Histone H3K9 butyrylation is regulated by dietary fat and stress via an Acyl-CoA dehydrogenase short chain-dependent mechanism

Mol Metab. 2021 May 11;53:101249. doi: 10.1016/j.molmet.2021.101249. Online ahead of print.


Objective: We previously reported that β-oxidation enzymes are present in the nucleus in close proximity to transcriptionally active promoters. Thus, we hypothesized that the fatty acid intermediate, butyryl-CoA, is the substrate for histone butyrylation and its abundance is regulated by acyl-CoA dehydrogenase short chain (ACADS). The objective of this study was to determine the genomic distribution of H3K9-butyryl (H3K9Bu) and its regulation by dietary fat, stress, and ACADS and its impact on gene expression.

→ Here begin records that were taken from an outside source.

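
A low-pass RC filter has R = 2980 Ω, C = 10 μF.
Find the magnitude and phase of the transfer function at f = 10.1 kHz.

Step 1 — Angular frequency: ω = 2π·1.01e+04 = 6.346e+04 rad/s.
Step 2 — Transfer function: H(jω) = 1/(1 + jωRC).
Step 3 — Denominator: 1 + jωRC = 1 + j·6.346e+04·2980·1e-05 = 1 + j1891.
Step 4 — H = 2.796e-07 - j0.0005288.
Step 5 — Magnitude: |H| = 0.0005288 (-65.5 dB); phase: φ = -90.0°.

|H| = 0.0005288 (-65.5 dB), φ = -90.0°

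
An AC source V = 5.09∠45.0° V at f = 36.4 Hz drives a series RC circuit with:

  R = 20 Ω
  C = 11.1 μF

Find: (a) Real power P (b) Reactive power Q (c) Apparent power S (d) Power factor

Step 1 — Angular frequency: ω = 2π·f = 2π·36.4 = 228.7 rad/s.
Step 2 — Component impedances:
  R: Z = R = 20 Ω
  C: Z = 1/(jωC) = -j/(ω·C) = 0 - j393.9 Ω
Step 3 — Series combination: Z_total = R + C = 20 - j393.9 Ω = 394.4∠-87.1° Ω.
Step 4 — Source phasor: V = 5.09∠45.0° V = 3.599 + j3.599 V.
Step 5 — Current: I = V / Z = -0.008651 + j0.009576 A = 0.01291∠132.1° A.
Step 6 — Complex power: S = V·I* = 0.003331 - j0.0656 VA.
Step 7 — Real power: P = Re(S) = 0.003331 W.
Step 8 — Reactive power: Q = Im(S) = -0.0656 VAR.
Step 9 — Apparent power: |S| = 0.06569 VA.
Step 10 — Power factor: PF = P/|S| = 0.05071 (leading).

(a) P = 0.003331 W  (b) Q = -0.0656 VAR  (c) S = 0.06569 VA  (d) PF = 0.05071 (leading)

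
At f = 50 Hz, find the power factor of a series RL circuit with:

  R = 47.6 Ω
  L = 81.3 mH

Step 1 — Angular frequency: ω = 2π·f = 2π·50 = 314.2 rad/s.
Step 2 — Component impedances:
  R: Z = R = 47.6 Ω
  L: Z = jωL = j·314.2·0.0813 = 0 + j25.54 Ω
Step 3 — Series combination: Z_total = R + L = 47.6 + j25.54 Ω = 54.02∠28.2° Ω.
Step 4 — Power factor: PF = cos(φ) = Re(Z)/|Z| = 47.6/54.02 = 0.8812.
Step 5 — Type: Im(Z) = 25.54 ⇒ lagging (phase φ = 28.2°).

PF = 0.8812 (lagging, φ = 28.2°)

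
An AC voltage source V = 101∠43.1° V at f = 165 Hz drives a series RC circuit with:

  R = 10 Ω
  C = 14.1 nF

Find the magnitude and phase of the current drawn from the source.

Step 1 — Angular frequency: ω = 2π·f = 2π·165 = 1037 rad/s.
Step 2 — Component impedances:
  R: Z = R = 10 Ω
  C: Z = 1/(jωC) = -j/(ω·C) = 0 - j6.841e+04 Ω
Step 3 — Series combination: Z_total = R + C = 10 - j6.841e+04 Ω = 6.841e+04∠-90.0° Ω.
Step 4 — Source phasor: V = 101∠43.1° V = 73.75 + j69.01 V.
Step 5 — Ohm's law: I = V / Z_total = (73.75 + j69.01) / (10 - j6.841e+04) = -0.001009 + j0.001078 A.
Step 6 — Convert to polar: |I| = 0.001476 A, ∠I = 133.1°.

I = 0.001476∠133.1° A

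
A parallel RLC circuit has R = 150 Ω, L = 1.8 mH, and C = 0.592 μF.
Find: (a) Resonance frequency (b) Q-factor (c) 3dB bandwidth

Step 1 — Resonance: ω₀ = 1/√(LC) = 1/√(0.0018·5.92e-07) = 3.063e+04 rad/s.
Step 2 — f₀ = ω₀/(2π) = 4876 Hz.
Step 3 — Parallel Q: Q = R/(ω₀L) = 150/(3.063e+04·0.0018) = 2.72.
Step 4 — Bandwidth: Δω = ω₀/Q = 1.126e+04 rad/s; BW = Δω/(2π) = 1792 Hz.

(a) f₀ = 4876 Hz  (b) Q = 2.72  (c) BW = 1792 Hz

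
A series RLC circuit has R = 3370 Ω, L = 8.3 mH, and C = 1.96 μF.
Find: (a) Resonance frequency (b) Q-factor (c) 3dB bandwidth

Step 1 — Resonance: ω₀ = 1/√(LC) = 1/√(0.0083·1.96e-06) = 7840 rad/s.
Step 2 — f₀ = ω₀/(2π) = 1248 Hz.
Step 3 — Series Q: Q = ω₀L/R = 7840·0.0083/3370 = 0.01931.
Step 4 — Bandwidth: Δω = ω₀/Q = 4.06e+05 rad/s; BW = Δω/(2π) = 6.462e+04 Hz.

(a) f₀ = 1248 Hz  (b) Q = 0.01931  (c) BW = 6.462e+04 Hz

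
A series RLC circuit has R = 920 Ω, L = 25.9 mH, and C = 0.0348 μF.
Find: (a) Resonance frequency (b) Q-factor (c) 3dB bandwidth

Step 1 — Resonance condition Im(Z)=0 gives ω₀ = 1/√(LC).
Step 2 — ω₀ = 1/√(0.0259·3.48e-08) = 3.331e+04 rad/s.
Step 3 — f₀ = ω₀/(2π) = 5301 Hz.
Step 4 — Series Q: Q = ω₀L/R = 3.331e+04·0.0259/920 = 0.9377.
Step 5 — 3dB bandwidth: Δω = ω₀/Q = 3.552e+04 rad/s; BW = Δω/(2π) = 5653 Hz.

(a) f₀ = 5301 Hz  (b) Q = 0.9377  (c) BW = 5653 Hz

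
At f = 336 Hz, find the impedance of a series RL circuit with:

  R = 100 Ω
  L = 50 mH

Step 1 — Angular frequency: ω = 2π·f = 2π·336 = 2111 rad/s.
Step 2 — Component impedances:
  R: Z = R = 100 Ω
  L: Z = jωL = j·2111·0.05 = 0 + j105.6 Ω
Step 3 — Series combination: Z_total = R + L = 100 + j105.6 Ω = 145.4∠46.5° Ω.

Z = 100 + j105.6 Ω = 145.4∠46.5° Ω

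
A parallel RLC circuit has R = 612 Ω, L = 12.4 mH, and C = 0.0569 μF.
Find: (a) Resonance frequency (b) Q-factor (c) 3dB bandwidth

Step 1 — Resonance: ω₀ = 1/√(LC) = 1/√(0.0124·5.69e-08) = 3.765e+04 rad/s.
Step 2 — f₀ = ω₀/(2π) = 5992 Hz.
Step 3 — Parallel Q: Q = R/(ω₀L) = 612/(3.765e+04·0.0124) = 1.311.
Step 4 — Bandwidth: Δω = ω₀/Q = 2.872e+04 rad/s; BW = Δω/(2π) = 4570 Hz.

(a) f₀ = 5992 Hz  (b) Q = 1.311  (c) BW = 4570 Hz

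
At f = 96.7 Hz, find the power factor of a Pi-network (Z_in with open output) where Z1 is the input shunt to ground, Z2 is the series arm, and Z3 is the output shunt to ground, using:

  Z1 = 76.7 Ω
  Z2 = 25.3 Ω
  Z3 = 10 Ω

Step 1 — Angular frequency: ω = 2π·f = 2π·96.7 = 607.6 rad/s.
Step 2 — Component impedances:
  Z1: Z = R = 76.7 Ω
  Z2: Z = R = 25.3 Ω
  Z3: Z = R = 10 Ω
Step 3 — With open output, the series arm Z2 and the output shunt Z3 appear in series to ground: Z2 + Z3 = 35.3 Ω.
Step 4 — Parallel with input shunt Z1: Z_in = Z1 || (Z2 + Z3) = 24.17 Ω = 24.17∠0.0° Ω.
Step 5 — Power factor: PF = cos(φ) = Re(Z)/|Z| = 24.17/24.17 = 1.
Step 6 — Type: Im(Z) = 0 ⇒ unity (phase φ = 0.0°).

PF = 1 (unity, φ = 0.0°)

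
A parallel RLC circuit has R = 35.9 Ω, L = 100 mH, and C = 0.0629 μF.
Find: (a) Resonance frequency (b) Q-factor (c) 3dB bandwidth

Step 1 — Resonance: ω₀ = 1/√(LC) = 1/√(0.1·6.29e-08) = 1.261e+04 rad/s.
Step 2 — f₀ = ω₀/(2π) = 2007 Hz.
Step 3 — Parallel Q: Q = R/(ω₀L) = 35.9/(1.261e+04·0.1) = 0.02847.
Step 4 — Bandwidth: Δω = ω₀/Q = 4.428e+05 rad/s; BW = Δω/(2π) = 7.048e+04 Hz.

(a) f₀ = 2007 Hz  (b) Q = 0.02847  (c) BW = 7.048e+04 Hz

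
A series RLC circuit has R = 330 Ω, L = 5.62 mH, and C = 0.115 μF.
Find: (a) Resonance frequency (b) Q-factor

Step 1 — Resonance condition Im(Z)=0 gives ω₀ = 1/√(LC).
Step 2 — ω₀ = 1/√(0.00562·1.15e-07) = 3.934e+04 rad/s.
Step 3 — f₀ = ω₀/(2π) = 6260 Hz.
Step 4 — Series Q: Q = ω₀L/R = 3.934e+04·0.00562/330 = 0.6699.

(a) f₀ = 6260 Hz  (b) Q = 0.6699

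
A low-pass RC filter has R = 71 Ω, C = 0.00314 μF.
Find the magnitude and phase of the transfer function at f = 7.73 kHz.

Step 1 — Angular frequency: ω = 2π·7730 = 4.857e+04 rad/s.
Step 2 — Transfer function: H(jω) = 1/(1 + jωRC).
Step 3 — Denominator: 1 + jωRC = 1 + j·4.857e+04·71·3.14e-09 = 1 + j0.01083.
Step 4 — H = 0.9999 - j0.01083.
Step 5 — Magnitude: |H| = 0.9999 (-0.0 dB); phase: φ = -0.6°.

|H| = 0.9999 (-0.0 dB), φ = -0.6°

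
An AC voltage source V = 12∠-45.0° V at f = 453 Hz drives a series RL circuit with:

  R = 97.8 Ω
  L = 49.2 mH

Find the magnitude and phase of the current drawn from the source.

Step 1 — Angular frequency: ω = 2π·f = 2π·453 = 2846 rad/s.
Step 2 — Component impedances:
  R: Z = R = 97.8 Ω
  L: Z = jωL = j·2846·0.0492 = 0 + j140 Ω
Step 3 — Series combination: Z_total = R + L = 97.8 + j140 Ω = 170.8∠55.1° Ω.
Step 4 — Source phasor: V = 12∠-45.0° V = 8.485 - j8.485 V.
Step 5 — Ohm's law: I = V / Z_total = (8.485 - j8.485) / (97.8 + j140) = -0.01228 - j0.06917 A.
Step 6 — Convert to polar: |I| = 0.07025 A, ∠I = -100.1°.

I = 0.07025∠-100.1° A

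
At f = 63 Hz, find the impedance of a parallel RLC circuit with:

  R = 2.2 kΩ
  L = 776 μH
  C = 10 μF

Step 1 — Angular frequency: ω = 2π·f = 2π·63 = 395.8 rad/s.
Step 2 — Component impedances:
  R: Z = R = 2200 Ω
  L: Z = jωL = j·395.8·0.000776 = 0 + j0.3072 Ω
  C: Z = 1/(jωC) = -j/(ω·C) = 0 - j252.6 Ω
Step 3 — Parallel combination: 1/Z_total = 1/R + 1/L + 1/C; Z_total = 4.299e-05 + j0.3075 Ω = 0.3075∠90.0° Ω.

Z = 4.299e-05 + j0.3075 Ω = 0.3075∠90.0° Ω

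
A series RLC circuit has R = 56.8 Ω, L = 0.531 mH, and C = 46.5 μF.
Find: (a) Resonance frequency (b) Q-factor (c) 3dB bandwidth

Step 1 — Resonance: ω₀ = 1/√(LC) = 1/√(0.000531·4.65e-05) = 6364 rad/s.
Step 2 — f₀ = ω₀/(2π) = 1013 Hz.
Step 3 — Series Q: Q = ω₀L/R = 6364·0.000531/56.8 = 0.05949.
Step 4 — Bandwidth: Δω = ω₀/Q = 1.07e+05 rad/s; BW = Δω/(2π) = 1.702e+04 Hz.

(a) f₀ = 1013 Hz  (b) Q = 0.05949  (c) BW = 1.702e+04 Hz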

Methods and results: Using genome-wide chromatin immunoprecipitation-sequencing (ChIP-Seq), we show that H3K9Bu is abundant at all transcriptionally active promoters, where, paradoxically, it is most enriched in mice fed a fat-free vs high-fat diet. Deletion of fatty acid synthetase (FASN) abolished H3K9Bu in cells maintained in a glucose-rich but not fatty acid-rich medium, signifying that fatty acid synthesis from carbohydrates substitutes for dietary fat as a source of butyryl-CoA. A high-fat diet induced an increase in ACADS expression that accompanied the decrease in H3K9Bu. Conversely, the deletion of ACADS increased H3K9Bu in human cells and mouse hearts and reversed high-fat- and stress-induced reduction in promoter-H3K9Bu, whose abundance coincided with diminished stress-regulated gene expression as revealed by RNA sequencing. In contrast, H3K9-acetyl (H3K9Ac) abundance was minimally impacted by diet.

Conclusion: Promoter H3K9 butyrylation is a major histone modification that is negatively regulated by high fat and stress in an ACADS-dependent fashion and moderates stress-regulated gene expression.

Keywords: ACADS; Cardiac hypertrophy; Epigenetics; H3K9Ac; H3K9Bu; butyrylation.